Une OQTF est-elle une raison suffisante pour refuser la célébration d’un mariage ?

Le droit au mariage est inscrit à l’article 12 de la Convention européenne de sauvegarde des droits de l’Homme. La liberté matrimoniale a également valeur constitutionnelle depuis une décision du Conseil Constitutionnel du 13 août 1993, ce qui signifie que les individus peuvent décider librement de se marier ou de ne pas se marier, sans que l’autorité puisse s’y opposer.  

D’après le code civil, le mariage est contracté par deux personnes de sexe différent ou de même sexe (Art. 143 du Code civil). Cet engagement répond à des conditions conditions propres telles que le consentement libre et exprès, la majorité des individus (sauf accord ou dispenses), l’absence de bigamie ou d’inceste, etc.. Si certaines de ces conditions ne sont pas remplies, le mariage ne sera pas valable et sera annulé.

Ainsi, le mariage n’est pas valable en cas d’absence de consentement de l’un des époux, ou en cas de consentement non conforme, par exemple lorsque le seul objectif est de bénéficier de certains effets secondaires du mariage. La Cour de cassation a ainsi affirmé qu’un consentement libre et exempt de tout vice est nécessaire pour la validité d’une union matrimoniale : les mariages simulés ou fictifs ayant comme seule intention un but étranger à l’union matrimoniale sont nuls (Cour de cassation, 20 nov. 1963). 
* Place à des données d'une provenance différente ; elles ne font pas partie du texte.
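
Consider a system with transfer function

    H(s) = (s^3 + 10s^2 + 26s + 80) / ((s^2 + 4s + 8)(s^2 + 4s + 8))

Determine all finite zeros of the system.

Set the numerator to zero: s^3 + 10s^2 + 26s + 80 = 0.
Factoring: (s^2 + 2s + 10)(s + 8) = 0.

s = -1 ± 3j, -8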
Dans le cas qui nous intéresse, le mariage n’est pas valable lorsque le  couple n’entend pas vivre ensemble mais seulement bénéficier de certains effets du mariage tels que l’obtention de la nationalité (Cour de cassation, 8 juin 1999) ou d’un titre de séjour (on parle alors de “mariage blanc”, ou “mariage de complaisance”.

En somme, rien dans la loi ne prévoit qu’une OQTF serait cause d’empêchement du mariage en tant que tel. Cependant il peut s’agir d’un indice permettant de suspecter un mariage simulé.